CVE-2026-39337
ChurchCRM · ChurchCRM
A pre-authentication remote code execution vulnerability in the ChurchCRM setup wizard allows unauthenticated attackers to inject arbitrary PHP code, resulting in full server compromise.
Executive summary
A critical pre-authentication remote code execution vulnerability in the ChurchCRM setup wizard allows unauthenticated attackers to achieve full server compromise.
Vulnerability
This is a pre-authentication remote code execution vulnerability originating from improper sanitization of the "$dbPassword" variable during the installation process. It serves as an incomplete remediation for a previous vulnerability (CVE-2025-62521).
Business impact
Successful exploitation grants an attacker complete control over the underlying server, enabling data theft, lateral movement, and the installation of persistent backdoors. Given the critical CVSS score of 10, this vulnerability represents an existential threat to the integrity and availability of the affected infrastructure.
Remediation
Immediate Action: Update ChurchCRM to version 7.1.0 immediately; if installation is currently in progress, ensure the environment is isolated until the patch is applied.
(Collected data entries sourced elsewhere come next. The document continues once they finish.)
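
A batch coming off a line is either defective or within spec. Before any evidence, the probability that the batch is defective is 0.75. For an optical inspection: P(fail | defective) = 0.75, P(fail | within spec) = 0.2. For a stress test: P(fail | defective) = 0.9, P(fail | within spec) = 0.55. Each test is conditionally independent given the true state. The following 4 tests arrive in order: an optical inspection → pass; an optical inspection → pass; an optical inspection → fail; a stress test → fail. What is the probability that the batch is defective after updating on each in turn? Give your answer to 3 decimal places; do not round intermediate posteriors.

After an optical inspection='pass': P(defective) = 0.25·0.7500 / (0.25·0.7500 + 0.8·0.2500) ≈ 0.4839
After an optical inspection='pass': P(defective) = 0.25·0.4839 / (0.25·0.4839 + 0.8·0.5161) ≈ 0.2266
After an optical inspection='fail': P(defective) = 0.75·0.2266 / (0.75·0.2266 + 0.2·0.7734) ≈ 0.5235
After a stress test='fail': P(defective) = 0.9·0.5235 / (0.9·0.5235 + 0.55·0.4765) ≈ 0.6426

0.643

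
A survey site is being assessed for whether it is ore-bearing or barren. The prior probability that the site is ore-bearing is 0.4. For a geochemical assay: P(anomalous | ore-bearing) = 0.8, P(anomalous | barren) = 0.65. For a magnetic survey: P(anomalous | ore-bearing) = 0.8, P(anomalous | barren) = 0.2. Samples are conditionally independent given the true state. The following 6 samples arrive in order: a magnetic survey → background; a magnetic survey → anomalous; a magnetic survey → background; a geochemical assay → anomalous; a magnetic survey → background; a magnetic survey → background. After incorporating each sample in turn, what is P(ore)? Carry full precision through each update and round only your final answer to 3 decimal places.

0.013

After a magnetic survey='background': P(ore) = 0.2·0.4000 / (0.2·0.4000 + 0.8·0.6000) ≈ 0.1429
After a magnetic survey='anomalous': P(ore) = 0.8·0.1429 / (0.8·0.1429 + 0.2·0.8571) ≈ 0.4000
After a magnetic survey='background': P(ore) = 0.2·0.4000 / (0.2·0.4000 + 0.8·0.6000) ≈ 0.1429
After a geochemical assay='anomalous': P(ore) = 0.8·0.1429 / (0.8·0.1429 + 0.65·0.8571) ≈ 0.1702
After a magnetic survey='background': P(ore) = 0.2·0.1702 / (0.2·0.1702 + 0.8·0.8298) ≈ 0.0488
After a magnetic survey='background': P(ore) = 0.2·0.0488 / (0.2·0.0488 + 0.8·0.9512) ≈ 0.0127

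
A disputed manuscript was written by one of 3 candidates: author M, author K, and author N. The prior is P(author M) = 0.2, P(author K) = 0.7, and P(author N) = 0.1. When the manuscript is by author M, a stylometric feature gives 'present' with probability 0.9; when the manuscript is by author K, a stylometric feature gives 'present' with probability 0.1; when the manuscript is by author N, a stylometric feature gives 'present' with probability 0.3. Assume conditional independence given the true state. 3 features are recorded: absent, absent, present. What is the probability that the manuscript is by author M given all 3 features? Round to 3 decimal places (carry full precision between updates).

0.025

After 'absent': normaliser = 0.1·0.2000 + 0.9·0.7000 + 0.7·0.1000; P(author M) ≈ 0.0278, P(author K) ≈ 0.8750, P(author N) ≈ 0.0972
After 'absent': normaliser = 0.1·0.0278 + 0.9·0.8750 + 0.7·0.0972; P(author M) ≈ 0.0032, P(author K) ≈ 0.9175, P(author N) ≈ 0.0793
After 'present': normaliser = 0.9·0.0032 + 0.1·0.9175 + 0.3·0.0793; P(author M) ≈ 0.0246, P(author K) ≈ 0.7746, P(author N) ≈ 0.2008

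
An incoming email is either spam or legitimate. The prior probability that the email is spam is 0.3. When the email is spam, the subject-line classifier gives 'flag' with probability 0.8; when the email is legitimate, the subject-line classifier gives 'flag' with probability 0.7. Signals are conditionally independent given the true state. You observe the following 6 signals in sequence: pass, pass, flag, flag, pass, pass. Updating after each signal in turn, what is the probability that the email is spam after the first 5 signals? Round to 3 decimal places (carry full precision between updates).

After 'pass': P(spam) = 0.2·0.3000 / (0.2·0.3000 + 0.3·0.7000) ≈ 0.2222
After 'pass': P(spam) = 0.2·0.2222 / (0.2·0.2222 + 0.3·0.7778) ≈ 0.1600
After 'flag': P(spam) = 0.8·0.1600 / (0.8·0.1600 + 0.7·0.8400) ≈ 0.1788
After 'flag': P(spam) = 0.8·0.1788 / (0.8·0.1788 + 0.7·0.8212) ≈ 0.1992
After 'pass': P(spam) = 0.2·0.1992 / (0.2·0.1992 + 0.3·0.8008) ≈ 0.1423

0.142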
Proactive Monitoring: Audit server logs for unexpected execution of PHP files or anomalous processes initiated during or after the installation phase.
Compensating Controls: Ensure the installation directory is protected by strict file system permissions and restrict public access to the setup wizard interface.
Exploitation status
Public Exploit Available: Not specified.
Analyst recommendation
This vulnerability represents the highest level of risk, allowing for total server takeover. It is imperative that administrators verify their ChurchCRM installations are updated to 7.1.0 to prevent remote command execution and maintain the security of the host environment.